Philadelphia International Airport is trying to help employees and travelers make contingency plans, including bus options and carpools.

"We can't foresee who needs what assistance, but we certainly have reached out to people," spokeswoman Victoria Lupica said. "We're certainly hoping that everything is resolved and there isn't a strike."

The labor conflict came to a head this week after SEPTA announced it would impose a deal beginning Sunday. Terms include raising electrical workers' pay immediately by an average of about $3 per hour; the top wage rate for locomotive engineers would rise by $2.64 per hour.

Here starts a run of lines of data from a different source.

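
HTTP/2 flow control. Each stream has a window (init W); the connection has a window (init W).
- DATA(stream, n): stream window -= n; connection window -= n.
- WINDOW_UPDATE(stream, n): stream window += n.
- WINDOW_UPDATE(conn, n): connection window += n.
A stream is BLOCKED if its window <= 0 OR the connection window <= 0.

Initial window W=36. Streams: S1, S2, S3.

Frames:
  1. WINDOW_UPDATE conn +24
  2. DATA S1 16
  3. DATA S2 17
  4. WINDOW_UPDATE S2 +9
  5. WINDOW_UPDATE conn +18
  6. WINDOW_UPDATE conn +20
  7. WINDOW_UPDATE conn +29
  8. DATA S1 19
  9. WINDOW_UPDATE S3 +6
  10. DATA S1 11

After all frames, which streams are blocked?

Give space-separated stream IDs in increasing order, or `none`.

Answer: S1

Derivation:
Op 1: conn=60 S1=36 S2=36 S3=36 blocked=[]
Op 2: conn=44 S1=20 S2=36 S3=36 blocked=[]
Op 3: conn=27 S1=20 S2=19 S3=36 blocked=[]
Op 4: conn=27 S1=20 S2=28 S3=36 blocked=[]
Op 5: conn=45 S1=20 S2=28 S3=36 blocked=[]
Op 6: conn=65 S1=20 S2=28 S3=36 blocked=[]
Op 7: conn=94 S1=20 S2=28 S3=36 blocked=[]
Op 8: conn=75 S1=1 S2=28 S3=36 blocked=[]
Op 9: conn=75 S1=1 S2=28 S3=42 blocked=[]
Op 10: conn=64 S1=-10 S2=28 S3=42 blocked=[1]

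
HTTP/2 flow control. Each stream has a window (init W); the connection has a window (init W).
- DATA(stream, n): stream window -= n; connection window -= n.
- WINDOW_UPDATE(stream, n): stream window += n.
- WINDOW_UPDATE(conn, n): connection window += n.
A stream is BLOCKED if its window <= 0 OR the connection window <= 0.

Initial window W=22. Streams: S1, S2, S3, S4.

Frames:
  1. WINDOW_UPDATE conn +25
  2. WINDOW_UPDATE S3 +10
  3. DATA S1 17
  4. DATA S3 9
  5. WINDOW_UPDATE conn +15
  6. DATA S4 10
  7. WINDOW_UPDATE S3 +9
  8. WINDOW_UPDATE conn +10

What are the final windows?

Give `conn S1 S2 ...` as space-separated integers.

Answer: 36 5 22 32 12

Derivation:
Op 1: conn=47 S1=22 S2=22 S3=22 S4=22 blocked=[]
Op 2: conn=47 S1=22 S2=22 S3=32 S4=22 blocked=[]
Op 3: conn=30 S1=5 S2=22 S3=32 S4=22 blocked=[]
Op 4: conn=21 S1=5 S2=22 S3=23 S4=22 blocked=[]
Op 5: conn=36 S1=5 S2=22 S3=23 S4=22 blocked=[]
Op 6: conn=26 S1=5 S2=22 S3=23 S4=12 blocked=[]
Op 7: conn=26 S1=5 S2=22 S3=32 S4=12 blocked=[]
Op 8: conn=36 S1=5 S2=22 S3=32 S4=12 blocked=[]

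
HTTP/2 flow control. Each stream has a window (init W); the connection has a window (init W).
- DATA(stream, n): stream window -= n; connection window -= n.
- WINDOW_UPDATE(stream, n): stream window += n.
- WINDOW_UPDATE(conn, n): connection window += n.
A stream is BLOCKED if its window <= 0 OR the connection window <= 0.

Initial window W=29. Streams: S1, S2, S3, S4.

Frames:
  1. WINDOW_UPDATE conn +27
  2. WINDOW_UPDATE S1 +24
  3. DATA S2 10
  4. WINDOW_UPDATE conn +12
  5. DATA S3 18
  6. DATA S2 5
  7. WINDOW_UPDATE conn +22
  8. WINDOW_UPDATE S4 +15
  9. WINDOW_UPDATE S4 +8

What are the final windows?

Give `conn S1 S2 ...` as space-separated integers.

Op 1: conn=56 S1=29 S2=29 S3=29 S4=29 blocked=[]
Op 2: conn=56 S1=53 S2=29 S3=29 S4=29 blocked=[]
Op 3: conn=46 S1=53 S2=19 S3=29 S4=29 blocked=[]
Op 4: conn=58 S1=53 S2=19 S3=29 S4=29 blocked=[]
Op 5: conn=40 S1=53 S2=19 S3=11 S4=29 blocked=[]
Op 6: conn=35 S1=53 S2=14 S3=11 S4=29 blocked=[]
Op 7: conn=57 S1=53 S2=14 S3=11 S4=29 blocked=[]
Op 8: conn=57 S1=53 S2=14 S3=11 S4=44 blocked=[]
Op 9: conn=57 S1=53 S2=14 S3=11 S4=52 blocked=[]

Answer: 57 53 14 11 52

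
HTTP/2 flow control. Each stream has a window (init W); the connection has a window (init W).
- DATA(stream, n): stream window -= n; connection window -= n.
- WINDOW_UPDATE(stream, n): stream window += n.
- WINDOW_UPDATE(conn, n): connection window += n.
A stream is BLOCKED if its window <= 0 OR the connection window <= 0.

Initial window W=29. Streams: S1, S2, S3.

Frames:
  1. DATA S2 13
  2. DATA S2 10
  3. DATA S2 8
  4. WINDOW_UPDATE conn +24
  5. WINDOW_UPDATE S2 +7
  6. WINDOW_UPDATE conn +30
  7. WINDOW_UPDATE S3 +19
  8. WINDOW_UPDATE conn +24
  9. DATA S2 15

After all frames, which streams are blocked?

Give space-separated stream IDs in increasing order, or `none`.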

Stephen Bruno, vice president of the Brotherhood of Locomotive Engineers and Trainmen, said workers are seeking raises of at least 14.5 percent over five years — or about 3 percentage points more than SEPTA has offered.

The last regional rail strike, in 1983, lasted more than three months.

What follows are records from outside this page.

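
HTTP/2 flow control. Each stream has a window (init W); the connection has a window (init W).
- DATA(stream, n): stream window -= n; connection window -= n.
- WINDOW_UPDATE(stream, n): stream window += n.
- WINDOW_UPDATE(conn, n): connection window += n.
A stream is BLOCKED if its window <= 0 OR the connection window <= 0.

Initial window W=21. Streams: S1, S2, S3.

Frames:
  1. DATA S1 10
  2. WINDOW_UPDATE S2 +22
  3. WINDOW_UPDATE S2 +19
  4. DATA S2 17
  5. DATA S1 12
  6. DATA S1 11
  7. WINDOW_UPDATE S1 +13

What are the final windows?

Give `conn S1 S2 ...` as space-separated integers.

Op 1: conn=11 S1=11 S2=21 S3=21 blocked=[]
Op 2: conn=11 S1=11 S2=43 S3=21 blocked=[]
Op 3: conn=11 S1=11 S2=62 S3=21 blocked=[]
Op 4: conn=-6 S1=11 S2=45 S3=21 blocked=[1, 2, 3]
Op 5: conn=-18 S1=-1 S2=45 S3=21 blocked=[1, 2, 3]
Op 6: conn=-29 S1=-12 S2=45 S3=21 blocked=[1, 2, 3]
Op 7: conn=-29 S1=1 S2=45 S3=21 blocked=[1, 2, 3]

Answer: -29 1 45 21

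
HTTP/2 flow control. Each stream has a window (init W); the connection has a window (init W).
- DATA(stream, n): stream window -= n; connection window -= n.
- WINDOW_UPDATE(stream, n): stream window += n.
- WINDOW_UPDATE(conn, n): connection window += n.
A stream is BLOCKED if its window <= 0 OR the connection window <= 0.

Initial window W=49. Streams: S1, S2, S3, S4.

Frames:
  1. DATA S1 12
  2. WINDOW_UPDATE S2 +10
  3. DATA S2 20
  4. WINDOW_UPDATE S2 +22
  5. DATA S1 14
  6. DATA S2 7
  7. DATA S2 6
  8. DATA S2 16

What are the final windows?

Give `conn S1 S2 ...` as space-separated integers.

Answer: -26 23 32 49 49

Derivation:
Op 1: conn=37 S1=37 S2=49 S3=49 S4=49 blocked=[]
Op 2: conn=37 S1=37 S2=59 S3=49 S4=49 blocked=[]
Op 3: conn=17 S1=37 S2=39 S3=49 S4=49 blocked=[]
Op 4: conn=17 S1=37 S2=61 S3=49 S4=49 blocked=[]
Op 5: conn=3 S1=23 S2=61 S3=49 S4=49 blocked=[]
Op 6: conn=-4 S1=23 S2=54 S3=49 S4=49 blocked=[1, 2, 3, 4]
Op 7: conn=-10 S1=23 S2=48 S3=49 S4=49 blocked=[1, 2, 3, 4]
Op 8: conn=-26 S1=23 S2=32 S3=49 S4=49 blocked=[1, 2, 3, 4]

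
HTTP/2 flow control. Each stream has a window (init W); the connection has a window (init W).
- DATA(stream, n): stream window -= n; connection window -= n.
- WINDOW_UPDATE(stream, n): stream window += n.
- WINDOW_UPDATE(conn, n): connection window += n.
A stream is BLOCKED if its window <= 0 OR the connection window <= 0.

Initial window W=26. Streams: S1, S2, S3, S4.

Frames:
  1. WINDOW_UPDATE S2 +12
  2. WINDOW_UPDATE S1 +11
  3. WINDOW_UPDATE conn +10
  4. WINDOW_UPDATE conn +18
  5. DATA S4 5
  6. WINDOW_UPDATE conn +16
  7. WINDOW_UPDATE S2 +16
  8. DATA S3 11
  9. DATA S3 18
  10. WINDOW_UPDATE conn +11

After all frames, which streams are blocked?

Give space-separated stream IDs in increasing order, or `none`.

Op 1: conn=26 S1=26 S2=38 S3=26 S4=26 blocked=[]
Op 2: conn=26 S1=37 S2=38 S3=26 S4=26 blocked=[]
Op 3: conn=36 S1=37 S2=38 S3=26 S4=26 blocked=[]
Op 4: conn=54 S1=37 S2=38 S3=26 S4=26 blocked=[]
Op 5: conn=49 S1=37 S2=38 S3=26 S4=21 blocked=[]
Op 6: conn=65 S1=37 S2=38 S3=26 S4=21 blocked=[]
Op 7: conn=65 S1=37 S2=54 S3=26 S4=21 blocked=[]
Op 8: conn=54 S1=37 S2=54 S3=15 S4=21 blocked=[]
Op 9: conn=36 S1=37 S2=54 S3=-3 S4=21 blocked=[3]
Op 10: conn=47 S1=37 S2=54 S3=-3 S4=21 blocked=[3]

Answer: S3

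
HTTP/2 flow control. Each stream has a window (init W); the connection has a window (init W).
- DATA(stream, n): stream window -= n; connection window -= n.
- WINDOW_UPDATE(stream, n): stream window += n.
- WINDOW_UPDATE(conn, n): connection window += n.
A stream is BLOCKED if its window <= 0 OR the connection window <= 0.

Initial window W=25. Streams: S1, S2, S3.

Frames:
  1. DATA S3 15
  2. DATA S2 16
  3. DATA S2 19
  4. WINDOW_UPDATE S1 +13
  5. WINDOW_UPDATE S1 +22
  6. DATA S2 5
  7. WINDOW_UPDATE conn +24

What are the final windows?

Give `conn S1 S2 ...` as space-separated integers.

Op 1: conn=10 S1=25 S2=25 S3=10 blocked=[]
Op 2: conn=-6 S1=25 S2=9 S3=10 blocked=[1, 2, 3]
Op 3: conn=-25 S1=25 S2=-10 S3=10 blocked=[1, 2, 3]
Op 4: conn=-25 S1=38 S2=-10 S3=10 blocked=[1, 2, 3]
Op 5: conn=-25 S1=60 S2=-10 S3=10 blocked=[1, 2, 3]
Op 6: conn=-30 S1=60 S2=-15 S3=10 blocked=[1, 2, 3]
Op 7: conn=-6 S1=60 S2=-15 S3=10 blocked=[1, 2, 3]

Answer: -6 60 -15 10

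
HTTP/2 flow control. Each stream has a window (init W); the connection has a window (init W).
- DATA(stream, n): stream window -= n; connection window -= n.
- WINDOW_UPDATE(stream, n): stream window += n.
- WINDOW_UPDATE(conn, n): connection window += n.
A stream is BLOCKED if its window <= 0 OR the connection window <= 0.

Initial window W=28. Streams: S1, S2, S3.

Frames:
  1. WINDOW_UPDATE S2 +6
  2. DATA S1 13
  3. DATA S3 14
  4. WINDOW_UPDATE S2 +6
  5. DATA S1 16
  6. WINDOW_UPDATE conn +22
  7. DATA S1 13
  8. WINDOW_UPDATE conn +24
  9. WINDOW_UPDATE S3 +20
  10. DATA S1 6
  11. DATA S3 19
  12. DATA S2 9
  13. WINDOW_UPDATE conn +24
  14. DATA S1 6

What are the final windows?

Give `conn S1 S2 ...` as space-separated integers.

Answer: 2 -26 31 15

Derivation:
Op 1: conn=28 S1=28 S2=34 S3=28 blocked=[]
Op 2: conn=15 S1=15 S2=34 S3=28 blocked=[]
Op 3: conn=1 S1=15 S2=34 S3=14 blocked=[]
Op 4: conn=1 S1=15 S2=40 S3=14 blocked=[]
Op 5: conn=-15 S1=-1 S2=40 S3=14 blocked=[1, 2, 3]
Op 6: conn=7 S1=-1 S2=40 S3=14 blocked=[1]
Op 7: conn=-6 S1=-14 S2=40 S3=14 blocked=[1, 2, 3]
Op 8: conn=18 S1=-14 S2=40 S3=14 blocked=[1]
Op 9: conn=18 S1=-14 S2=40 S3=34 blocked=[1]
Op 10: conn=12 S1=-20 S2=40 S3=34 blocked=[1]
Op 11: conn=-7 S1=-20 S2=40 S3=15 blocked=[1, 2, 3]
Op 12: conn=-16 S1=-20 S2=31 S3=15 blocked=[1, 2, 3]
Op 13: conn=8 S1=-20 S2=31 S3=15 blocked=[1]
Op 14: conn=2 S1=-26 S2=31 S3=15 blocked=[1]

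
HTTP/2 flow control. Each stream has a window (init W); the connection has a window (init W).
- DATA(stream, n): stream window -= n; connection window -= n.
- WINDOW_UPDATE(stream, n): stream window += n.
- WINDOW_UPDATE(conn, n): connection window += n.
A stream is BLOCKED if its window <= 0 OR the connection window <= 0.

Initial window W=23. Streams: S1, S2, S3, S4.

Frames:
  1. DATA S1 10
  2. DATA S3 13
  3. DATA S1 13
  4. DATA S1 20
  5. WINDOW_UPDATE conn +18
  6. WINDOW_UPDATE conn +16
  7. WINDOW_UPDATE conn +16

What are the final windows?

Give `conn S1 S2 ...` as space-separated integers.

Answer: 17 -20 23 10 23

Derivation:
Op 1: conn=13 S1=13 S2=23 S3=23 S4=23 blocked=[]
Op 2: conn=0 S1=13 S2=23 S3=10 S4=23 blocked=[1, 2, 3, 4]
Op 3: conn=-13 S1=0 S2=23 S3=10 S4=23 blocked=[1, 2, 3, 4]
Op 4: conn=-33 S1=-20 S2=23 S3=10 S4=23 blocked=[1, 2, 3, 4]
Op 5: conn=-15 S1=-20 S2=23 S3=10 S4=23 blocked=[1, 2, 3, 4]
Op 6: conn=1 S1=-20 S2=23 S3=10 S4=23 blocked=[1]
Op 7: conn=17 S1=-20 S2=23 S3=10 S4=23 blocked=[1]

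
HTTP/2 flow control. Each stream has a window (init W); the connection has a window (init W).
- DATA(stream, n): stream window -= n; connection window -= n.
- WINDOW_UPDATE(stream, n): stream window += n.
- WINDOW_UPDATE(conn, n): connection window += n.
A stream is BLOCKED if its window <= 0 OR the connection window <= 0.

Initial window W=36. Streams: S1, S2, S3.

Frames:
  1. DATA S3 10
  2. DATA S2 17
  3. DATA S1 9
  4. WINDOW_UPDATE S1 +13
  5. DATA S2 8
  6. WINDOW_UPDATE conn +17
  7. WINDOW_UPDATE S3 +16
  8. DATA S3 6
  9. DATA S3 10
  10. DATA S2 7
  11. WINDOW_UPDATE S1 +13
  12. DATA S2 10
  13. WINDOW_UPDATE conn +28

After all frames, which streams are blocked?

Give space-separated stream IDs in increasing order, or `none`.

Answer: S2

Derivation:
Op 1: conn=26 S1=36 S2=36 S3=26 blocked=[]
Op 2: conn=9 S1=36 S2=19 S3=26 blocked=[]
Op 3: conn=0 S1=27 S2=19 S3=26 blocked=[1, 2, 3]
Op 4: conn=0 S1=40 S2=19 S3=26 blocked=[1, 2, 3]
Op 5: conn=-8 S1=40 S2=11 S3=26 blocked=[1, 2, 3]
Op 6: conn=9 S1=40 S2=11 S3=26 blocked=[]
Op 7: conn=9 S1=40 S2=11 S3=42 blocked=[]
Op 8: conn=3 S1=40 S2=11 S3=36 blocked=[]
Op 9: conn=-7 S1=40 S2=11 S3=26 blocked=[1, 2, 3]
Op 10: conn=-14 S1=40 S2=4 S3=26 blocked=[1, 2, 3]
Op 11: conn=-14 S1=53 S2=4 S3=26 blocked=[1, 2, 3]
Op 12: conn=-24 S1=53 S2=-6 S3=26 blocked=[1, 2, 3]
Op 13: conn=4 S1=53 S2=-6 S3=26 blocked=[2]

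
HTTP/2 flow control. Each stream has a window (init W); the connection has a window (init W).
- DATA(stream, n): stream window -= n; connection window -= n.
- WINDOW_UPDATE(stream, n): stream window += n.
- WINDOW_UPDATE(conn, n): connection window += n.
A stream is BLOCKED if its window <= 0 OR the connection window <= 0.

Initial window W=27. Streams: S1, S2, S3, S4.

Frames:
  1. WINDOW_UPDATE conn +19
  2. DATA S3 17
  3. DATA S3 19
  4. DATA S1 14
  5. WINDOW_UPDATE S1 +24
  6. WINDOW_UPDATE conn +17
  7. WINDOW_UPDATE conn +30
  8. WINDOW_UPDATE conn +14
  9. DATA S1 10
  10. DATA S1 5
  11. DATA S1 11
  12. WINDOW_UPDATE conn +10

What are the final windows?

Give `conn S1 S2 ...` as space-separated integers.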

Gov. Tom Corbett was counting on negotiators to reach an agreement and keep the trains running, spokesman Jay Pagni said.

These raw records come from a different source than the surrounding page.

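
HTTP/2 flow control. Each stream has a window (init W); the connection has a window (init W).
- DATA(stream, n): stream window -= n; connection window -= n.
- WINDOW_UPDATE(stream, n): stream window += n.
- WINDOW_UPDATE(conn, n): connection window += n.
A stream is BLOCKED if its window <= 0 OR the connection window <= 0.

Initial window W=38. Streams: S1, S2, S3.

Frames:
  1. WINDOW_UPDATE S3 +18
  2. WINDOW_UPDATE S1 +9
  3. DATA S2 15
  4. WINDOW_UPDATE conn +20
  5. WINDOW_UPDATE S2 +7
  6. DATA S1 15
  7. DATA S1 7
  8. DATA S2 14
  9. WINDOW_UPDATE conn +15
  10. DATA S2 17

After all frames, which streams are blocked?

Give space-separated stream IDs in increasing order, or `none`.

Answer: S2

Derivation:
Op 1: conn=38 S1=38 S2=38 S3=56 blocked=[]
Op 2: conn=38 S1=47 S2=38 S3=56 blocked=[]
Op 3: conn=23 S1=47 S2=23 S3=56 blocked=[]
Op 4: conn=43 S1=47 S2=23 S3=56 blocked=[]
Op 5: conn=43 S1=47 S2=30 S3=56 blocked=[]
Op 6: conn=28 S1=32 S2=30 S3=56 blocked=[]
Op 7: conn=21 S1=25 S2=30 S3=56 blocked=[]
Op 8: conn=7 S1=25 S2=16 S3=56 blocked=[]
Op 9: conn=22 S1=25 S2=16 S3=56 blocked=[]
Op 10: conn=5 S1=25 S2=-1 S3=56 blocked=[2]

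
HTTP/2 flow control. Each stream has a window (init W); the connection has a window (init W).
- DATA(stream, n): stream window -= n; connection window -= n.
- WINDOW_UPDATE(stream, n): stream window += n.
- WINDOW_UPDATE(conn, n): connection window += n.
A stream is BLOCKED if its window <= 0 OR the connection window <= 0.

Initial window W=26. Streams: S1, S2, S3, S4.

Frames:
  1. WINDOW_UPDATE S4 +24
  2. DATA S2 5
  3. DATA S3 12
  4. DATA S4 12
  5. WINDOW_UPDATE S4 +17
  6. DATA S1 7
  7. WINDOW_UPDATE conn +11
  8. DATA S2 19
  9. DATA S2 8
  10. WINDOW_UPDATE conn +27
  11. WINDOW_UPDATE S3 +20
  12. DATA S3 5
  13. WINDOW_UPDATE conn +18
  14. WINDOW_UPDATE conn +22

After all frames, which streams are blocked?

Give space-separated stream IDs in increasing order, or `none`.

Op 1: conn=26 S1=26 S2=26 S3=26 S4=50 blocked=[]
Op 2: conn=21 S1=26 S2=21 S3=26 S4=50 blocked=[]
Op 3: conn=9 S1=26 S2=21 S3=14 S4=50 blocked=[]
Op 4: conn=-3 S1=26 S2=21 S3=14 S4=38 blocked=[1, 2, 3, 4]
Op 5: conn=-3 S1=26 S2=21 S3=14 S4=55 blocked=[1, 2, 3, 4]
Op 6: conn=-10 S1=19 S2=21 S3=14 S4=55 blocked=[1, 2, 3, 4]
Op 7: conn=1 S1=19 S2=21 S3=14 S4=55 blocked=[]
Op 8: conn=-18 S1=19 S2=2 S3=14 S4=55 blocked=[1, 2, 3, 4]
Op 9: conn=-26 S1=19 S2=-6 S3=14 S4=55 blocked=[1, 2, 3, 4]
Op 10: conn=1 S1=19 S2=-6 S3=14 S4=55 blocked=[2]
Op 11: conn=1 S1=19 S2=-6 S3=34 S4=55 blocked=[2]
Op 12: conn=-4 S1=19 S2=-6 S3=29 S4=55 blocked=[1, 2, 3, 4]
Op 13: conn=14 S1=19 S2=-6 S3=29 S4=55 blocked=[2]
Op 14: conn=36 S1=19 S2=-6 S3=29 S4=55 blocked=[2]

Answer: S2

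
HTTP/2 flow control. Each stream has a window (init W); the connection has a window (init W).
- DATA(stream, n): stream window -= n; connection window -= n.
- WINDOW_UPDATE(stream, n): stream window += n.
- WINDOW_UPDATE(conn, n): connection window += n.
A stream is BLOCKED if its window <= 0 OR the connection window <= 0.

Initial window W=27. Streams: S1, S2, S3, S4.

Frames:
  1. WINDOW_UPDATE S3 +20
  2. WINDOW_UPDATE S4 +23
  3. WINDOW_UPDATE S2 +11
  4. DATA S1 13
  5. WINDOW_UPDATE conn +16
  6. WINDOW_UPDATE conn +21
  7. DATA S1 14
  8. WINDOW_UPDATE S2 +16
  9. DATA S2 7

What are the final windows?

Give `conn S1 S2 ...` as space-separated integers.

Op 1: conn=27 S1=27 S2=27 S3=47 S4=27 blocked=[]
Op 2: conn=27 S1=27 S2=27 S3=47 S4=50 blocked=[]
Op 3: conn=27 S1=27 S2=38 S3=47 S4=50 blocked=[]
Op 4: conn=14 S1=14 S2=38 S3=47 S4=50 blocked=[]
Op 5: conn=30 S1=14 S2=38 S3=47 S4=50 blocked=[]
Op 6: conn=51 S1=14 S2=38 S3=47 S4=50 blocked=[]
Op 7: conn=37 S1=0 S2=38 S3=47 S4=50 blocked=[1]
Op 8: conn=37 S1=0 S2=54 S3=47 S4=50 blocked=[1]
Op 9: conn=30 S1=0 S2=47 S3=47 S4=50 blocked=[1]

Answer: 30 0 47 47 50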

President Barack Obama could also appoint a Presidential Emergency Board to intervene in the negotiations and prevent a strike for up to 240 days.

SEPTA, meanwhile, was planning to have extra subway cars and trolleys in service.

Even without a strike, major construction projects were making it more difficult than usual to get around the region.

The lines carrying PATCO commuter trains between Philadelphia and southern New Jersey are being replaced over the Ben Franklin Bridge, affecting not only the train schedule but also car traffic on the busy bridge.

Emergency work on a bridge on Interstate 495 in Delaware was expected to keep a stretch of that thoroughfare closed at least through the summer, and is forcing additional traffic onto Interstate 95. Also, work is scheduled to begin next week on I-95, just north of downtown Philadelphia.

The commuting difficulties could be reduced a little as summer vacation season ramps up. But that could create problems for another group.

"Along with the effects to commuting, summer travelers also have to adjust their plans," AAA Mid-Atlantic spokeswoman Jenny Robinson.